Consider a noisy image g(x,y) formed by the addition of noise n(x,y) to an original image f(x,y); that is

g(x,y) = f(x,y) + n(x,y)


where the assumption is that at every pair of coordinates (x,y) the noise is uncorrelated and has zero average value.

What does it mean for noise to be uncorrelated and have zero average value. I know the term uncorrelated for random variables, and mean of probability distribution function, but I can't understand these concept for images.

How can noise have zero expected value at every pair of coordinates (x,y), or be uncorrelated ?
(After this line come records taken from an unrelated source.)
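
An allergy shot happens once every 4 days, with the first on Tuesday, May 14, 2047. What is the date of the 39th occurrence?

The 39th occurrence is 38 intervals after the first: 38 × 4 = 152 days after May 14, 2047.
May has 31 days — 17 days to the end of May leaves 135.
June has 30 days (105 left).
July has 31 days (74 left).
August has 31 days (43 left).
September has 30 days (13 left).
13 days into October → October 13, 2047.

October 13, 2047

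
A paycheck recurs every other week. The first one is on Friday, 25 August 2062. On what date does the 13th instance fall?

9 February 2063

The 13th occurrence is 12 intervals after the first: 12 × 14 = 168 days after 25 August 2062.
August has 31 days — 6 days to the end of August leaves 162.
September has 30 days (132 left).
October has 31 days (101 left).
November has 30 days (71 left).
December has 31 days (40 left).
January has 31 days (9 left).
9 days into February → 9 February 2063.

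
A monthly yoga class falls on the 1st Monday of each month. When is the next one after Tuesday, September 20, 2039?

October 3, 2039

September 2039 starts on a Thursday, so its 1st Monday is September 5, 2039 (4 days in).
That is not after September 20, 2039, so look at October 2039.
October 2039 starts on a Saturday, so its 1st Monday is October 3, 2039 (2 days in).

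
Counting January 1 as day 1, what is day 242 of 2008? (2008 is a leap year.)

Aug 29, 2008

Jan has 31 days (242 − 31 = 211 remain).
Feb has 29 days (211 − 29 = 182 remain).
Mar has 31 days (182 − 31 = 151 remain).
Apr has 30 days (151 − 30 = 121 remain).
May has 31 days (121 − 31 = 90 remain).
Jun has 30 days (90 − 30 = 60 remain).
Jul has 31 days (60 − 31 = 29 remain).
29 into Aug → Aug 29.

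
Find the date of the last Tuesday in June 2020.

30 June 2020

June 2020 begins on a Monday, so the first Tuesday is June 2 (1 day later).
June 2020 has 30 days. Adding weeks: 2, 9, 16, 23, 30 — the last one ≤ 30 is the 30th.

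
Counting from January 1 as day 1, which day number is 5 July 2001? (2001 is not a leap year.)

Days in months before July: 31 + 28 + 31 + 30 + 31 + 30 = 181.
Plus 5 days into July → day 186.

186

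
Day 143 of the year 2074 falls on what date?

January has 31 days (143 − 31 = 112 remain).
February has 28 days (112 − 28 = 84 remain).
March has 31 days (84 − 31 = 53 remain).
April has 30 days (53 − 30 = 23 remain).
23 into May → May 23.

23 May 2074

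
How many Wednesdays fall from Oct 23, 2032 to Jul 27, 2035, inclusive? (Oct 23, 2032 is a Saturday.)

144

Oct 23, 2032 is a Saturday; the first Wednesday on or after it is Oct 27, 2032 (4 days later).
From Oct 27, 2032 to Jul 27, 2035: 65 + 365 + 365 + 208 = 1003 days (rest of 2032, 2033, 2034, to Jul 27, 2035 in 2035).
1003 ÷ 7 = 143 full weeks with remainder 2, so 143 more Wednesdays after the first → 144.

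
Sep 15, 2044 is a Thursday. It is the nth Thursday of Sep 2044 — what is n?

Day 15 falls in week ⌈15/7⌉ of the month.
Days 1–7 hold the 1st Thursday, 8–14 the 2nd, 15–21 the 3rd, 22–28 the 4th, 29–31 the 5th.
15 is in the range for the 3rd.

3rd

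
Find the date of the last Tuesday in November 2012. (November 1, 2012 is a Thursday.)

2012-11-27

November 2012 begins on a Thursday, so the first Tuesday is November 6 (5 days later).
November 2012 has 30 days. Adding weeks: 6, 13, 20, 27 — the last one ≤ 30 is the 27th.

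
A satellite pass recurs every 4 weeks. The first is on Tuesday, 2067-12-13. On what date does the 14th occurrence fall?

The 14th occurrence is 13 intervals after the first: 13 × 28 = 364 days after 2067-12-13.
December has 31 days — 18 days to the end of December leaves 346.
January has 31 days (315 left).
February has 29 days (286 left).
March has 31 days (255 left).
April has 30 days (225 left).
May has 31 days (194 left).
June has 30 days (164 left).
July has 31 days (133 left).
August has 31 days (102 left).
September has 30 days (72 left).
October has 31 days (41 left).
November has 30 days (11 left).
11 days into December → 2068-12-11.

2068-12-11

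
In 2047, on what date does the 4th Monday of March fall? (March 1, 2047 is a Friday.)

2047-03-25

March 2047 begins on a Friday, so the first Monday is March 4 (3 days later).
The 4th Monday is 3 weeks later: 4 + 21 = 25.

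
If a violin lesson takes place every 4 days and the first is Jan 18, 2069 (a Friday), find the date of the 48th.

The 48th occurrence is 47 intervals after the first: 47 × 4 = 188 days after Jan 18, 2069.
Jan has 31 days — 13 days to the end of Jan leaves 175.
Feb has 28 days (147 left).
Mar has 31 days (116 left).
Apr has 30 days (86 left).
May has 31 days (55 left).
Jun has 30 days (25 left).
25 days into Jul → Jul 25, 2069.

Jul 25, 2069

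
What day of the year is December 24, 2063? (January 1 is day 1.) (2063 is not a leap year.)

Days in months before December: 31 + 28 + 31 + 30 + 31 + 30 + 31 + 31 + 30 + 31 + 30 = 334.
Plus 24 days into December → day 358.

358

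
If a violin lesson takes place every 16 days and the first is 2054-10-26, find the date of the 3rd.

The 3rd occurrence is 2 intervals after the first: 2 × 16 = 32 days after 2054-10-26.
October has 31 days — 5 days to the end of October leaves 27.
27 days into November → 2054-11-27.

2054-11-27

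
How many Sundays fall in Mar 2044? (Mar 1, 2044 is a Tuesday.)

4

Mar 1, 2044 is a Tuesday; the first Sunday on or after it is Mar 6, 2044 (5 days later).
From Mar 6, 2044 to Mar 31, 2044 is 31 − 6 = 25 days.
25 ÷ 7 = 3 full weeks with remainder 4, so 3 more Sundays after the first → 4.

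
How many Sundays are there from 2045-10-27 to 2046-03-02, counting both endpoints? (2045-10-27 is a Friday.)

18

2045-10-27 is a Friday; the first Sunday on or after it is 2045-10-29 (2 days later).
From 2045-10-29 to 2046-03-02: 2 + 30 + 31 + 31 + 28 + 2 = 124 days (rest of October, November, December, January, February, March).
124 ÷ 7 = 17 full weeks with remainder 5, so 17 more Sundays after the first → 18.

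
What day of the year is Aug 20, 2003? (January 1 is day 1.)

Days in months before Aug: 31 + 28 + 31 + 30 + 31 + 30 + 31 = 212.
Plus 20 days into Aug → day 232.

232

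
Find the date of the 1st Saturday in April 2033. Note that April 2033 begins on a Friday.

April 2033 begins on a Friday, so the first Saturday is April 2 (1 day later).

2033-04-02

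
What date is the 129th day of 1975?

January has 31 days (129 − 31 = 98 remain).
February has 28 days (98 − 28 = 70 remain).
March has 31 days (70 − 31 = 39 remain).
April has 30 days (39 − 30 = 9 remain).
9 into May → May 9.

1975-05-09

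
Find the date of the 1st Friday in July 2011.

July 2011 begins on a Friday, so the first Friday is July 1.

1 July 2011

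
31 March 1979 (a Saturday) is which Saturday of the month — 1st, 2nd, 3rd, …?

5th

Day 31 falls in week ⌈31/7⌉ of the month.
Days 1–7 hold the 1st Saturday, 8–14 the 2nd, 15–21 the 3rd, 22–28 the 4th, 29–31 the 5th.
31 is in the range for the 5th.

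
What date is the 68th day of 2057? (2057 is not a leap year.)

2057-03-09

January has 31 days (68 − 31 = 37 remain).
February has 28 days (37 − 28 = 9 remain).
9 into March → March 9.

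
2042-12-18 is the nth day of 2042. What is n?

352

Days in months before December: 31 + 28 + 31 + 30 + 31 + 30 + 31 + 31 + 30 + 31 + 30 = 334.
Plus 18 days into December → day 352.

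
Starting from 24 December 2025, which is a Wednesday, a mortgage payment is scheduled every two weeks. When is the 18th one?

The 18th occurrence is 17 intervals after the first: 17 × 14 = 238 days after 24 December 2025.
December has 31 days — 7 days to the end of December leaves 231.
January has 31 days (200 left).
February has 28 days (172 left).
March has 31 days (141 left).
April has 30 days (111 left).
May has 31 days (80 left).
June has 30 days (50 left).
July has 31 days (19 left).
19 days into August → 19 August 2026.

19 August 2026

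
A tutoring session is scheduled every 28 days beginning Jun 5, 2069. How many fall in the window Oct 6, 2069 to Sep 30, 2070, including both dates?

13

Occurrences land 28·i days after Jun 5, 2069 for i = 0, 1, 2, …
Oct 6, 2069 is 123 days after the start; 123 ÷ 28 = 4 remainder 11; since the remainder is 11, round up to i = 5. First occurrence in the window: #6 on Oct 23, 2069 (5×28 = 140 days in).
Sep 30, 2070 is 482 days after the start; 482 ÷ 28 = 17 remainder 6. Last occurrence in the window: #18 on Sep 24, 2070.
Occurrences #6 through #18: 13 in total.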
• Correlation and distribution are two different concepts. Do you get it if we reduce to one dimensional signal $g(x) = f(x) + n(x)$ ? – AlexTP May 17 '17 at 20:27
• Correlation means that for any two samples of the noise $n(x_1,y_1)$ and $n(x_2,y_2)$ have a covariance of zero. The expected value of the entire noise signal is an integral that uses all of the values in question. Each sample's values may not be zero, but the average value of the noise is zero. – Envidia May 17 '17 at 20:32
• you may find this question useful dsp.stackexchange.com/questions/25719/zero-mean-noise-in-images/… – Balaji R May 18 '17 at 3:43

## 2 Answers

Let us consider two random variables $X$ and $Y$. You are aware of the following terminologies with respect to (wrt) the random variables:

(Zero Mean) : $\mathbb{E}(X) = 0$ and $\mathbb{E}(Y) = 0$,

(Uncorrelated) : $\mathbb{E}(X Y) = \mathbb{E}(X) \mathbb{E}(Y)$. It is interesting to figure out how it is different from independence.

Now, an image specified, say $g(x,y) = f(x,y) + n(x,y)$ is a discrete random random process. The notion of zero mean and uncorrelated are not very different here, as for any two points $(x,y) = (x_1,y_1)$ and $(x,y) = (x_2,y_2)$, the image intensity at these pixel locations are random variables.

So zero average value means that: $$E[n(x,y)] = 0$$ i.e. the expected value of the noise is zero.

Uncorrelated means that: $$E[n(x_1,y_1)n(x_2,y_2)] = 0$$ where $x_1 \not = x_2$ and $y_1 \not = y_2$.